There are early reports of good U.S. corn yields and as the USDA report release nears the average of trade estimates suggests the agency will not make much change to the yield. But analyst and broker Jim Riley said he will look first at the yield numbers since major acreage tweaks are unlikely.
“We’re not expecting any major acreage reductions probably until October. It could be a surprise if they did start tweaking it. Personally I think they should but I highly doubt if they will. That’s out of character for USDA.”
So Tom Fritz, a Chicago-based analyst with EFG Group, says the attention is focused on yield.
“The bottom line is you look at an average guess on corn yield of 153.8 and that’s only off 6 tenths of a bushel from USDA’s August estimate,” he told HAT. “That suggests we still have a lot of corn.”
As he says everybody believes the corn and soybean acres need to be lowered, but FSA doesn’t deliver its acre update to USDA until September 17th. If projected yields hold up corn supply might not be a problem even when there’s an announcement of reduced acres.
“Most people are with the frame of mind we could lose as many as 2 million corn acres, but if we continue to show a yield hanging around this 153 to 154 area, it suggests we still have ample supplies of corn going forward.”
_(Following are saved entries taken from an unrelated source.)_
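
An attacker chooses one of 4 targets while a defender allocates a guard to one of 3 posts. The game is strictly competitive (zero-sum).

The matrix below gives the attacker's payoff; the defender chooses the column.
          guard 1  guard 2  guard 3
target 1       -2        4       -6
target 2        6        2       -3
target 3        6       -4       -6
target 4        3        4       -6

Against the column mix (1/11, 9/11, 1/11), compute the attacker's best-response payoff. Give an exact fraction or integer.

3

target 1: (-2)·(1/11) + (4)·(9/11) + (-6)·(1/11) = 28/11.
target 2: (6)·(1/11) + (2)·(9/11) + (-3)·(1/11) = 21/11.
target 3: (6)·(1/11) + (-4)·(9/11) + (-6)·(1/11) = -36/11.
target 4: (3)·(1/11) + (4)·(9/11) + (-6)·(1/11) = 3.
The best pure response is target 4 with expected payoff 3.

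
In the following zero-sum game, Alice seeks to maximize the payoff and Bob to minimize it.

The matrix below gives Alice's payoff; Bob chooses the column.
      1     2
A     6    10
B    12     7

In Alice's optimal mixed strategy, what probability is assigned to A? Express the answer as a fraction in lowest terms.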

The average for trade estimates on soybean yield is 41.2 bushels per acre. Fritz says if USDA is close to that number it will confirm tightness in soybeans.
“It’s down 1.4 from the August estimate. That’s going to create a very tight scenario, and given anecdotal yields that we’re hearing from what few beans that have come in, bean yields aren’t very good.”
The average estimate for US corn production is 13.62 billion bushels and 3.14 billion bushels for total soybean production.